Does anyone have any contacts at any manufacturers where I can purchase 75,000 long sleeve t-shirts at the BEST possible price?

Distributor pricing is not competitive enough.

-Justin


----------



## surfwear (Jan 13, 2008)

I do not know about 75,000 shirts but you can give ShirtSupplier - Apparel and Blank Shirt Wholesale a try. I think their prices are good.


----------



## sunnydayz (Jun 22, 2007)

With that type of quantity you might want to check on an overseas manufacturing company. Have you looked at alibaba.com to see if you can find someone from there? Just a thought, hope it helps.


----------



## tim3560 (Jan 7, 2007)

I know that Sanmar has a production factory for their Port and Company line and will produce special orders as well. I looked into it once but the numbers I had in mind were too small for them to consider. 75,000 on the other hand should be right up their alley.


----------



## Parkwood (Jan 14, 2008)

I would find out who the national sales manager is for Gildan or Alstyle, a company around that size. Perhaps that number is large enough to get attention. I don't think it would mean much to Anvil or say Hanes. Deal only with the sales manager and not just some sales person and not a distributor.

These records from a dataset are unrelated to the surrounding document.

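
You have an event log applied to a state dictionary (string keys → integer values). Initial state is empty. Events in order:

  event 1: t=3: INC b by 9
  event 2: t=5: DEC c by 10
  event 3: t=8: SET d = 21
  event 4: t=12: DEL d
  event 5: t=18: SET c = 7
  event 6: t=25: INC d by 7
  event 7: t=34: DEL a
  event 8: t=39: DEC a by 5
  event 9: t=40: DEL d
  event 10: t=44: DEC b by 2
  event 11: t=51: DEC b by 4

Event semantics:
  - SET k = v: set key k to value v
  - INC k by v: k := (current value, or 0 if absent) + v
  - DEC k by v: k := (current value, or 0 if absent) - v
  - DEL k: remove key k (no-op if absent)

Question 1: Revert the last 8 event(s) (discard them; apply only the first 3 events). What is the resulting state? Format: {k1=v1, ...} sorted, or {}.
Answer: {b=9, c=-10, d=21}

Derivation:
Keep first 3 events (discard last 8):
  after event 1 (t=3: INC b by 9): {b=9}
  after event 2 (t=5: DEC c by 10): {b=9, c=-10}
  after event 3 (t=8: SET d = 21): {b=9, c=-10, d=21}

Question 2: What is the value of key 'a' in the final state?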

Unless you have a lot of experience with an overseas supplier, I'd avoid that approach as any screw ups on that scale would be a disaster. You would have to have an agent in the exporting country to inspect and sign off on the shipment. Otherwise, if you discover the problems after shipping, the exporter has your money from the LC and you will struggle to get any satisfaction.


----------



## raj (Jan 20, 2008)

I think i can find u the the factory with best price and quick lead time in India, as I am working as merchandiser and dealing many factories here in Tirupur, India and supplying lots of European markets, if u trust pls feel free to know more details....Raj


----------



## neato (Mar 21, 2006)

With that kind of quantity, you need to go directly to the mills. Your supplier probably doesn't even buy that much at one time.


----------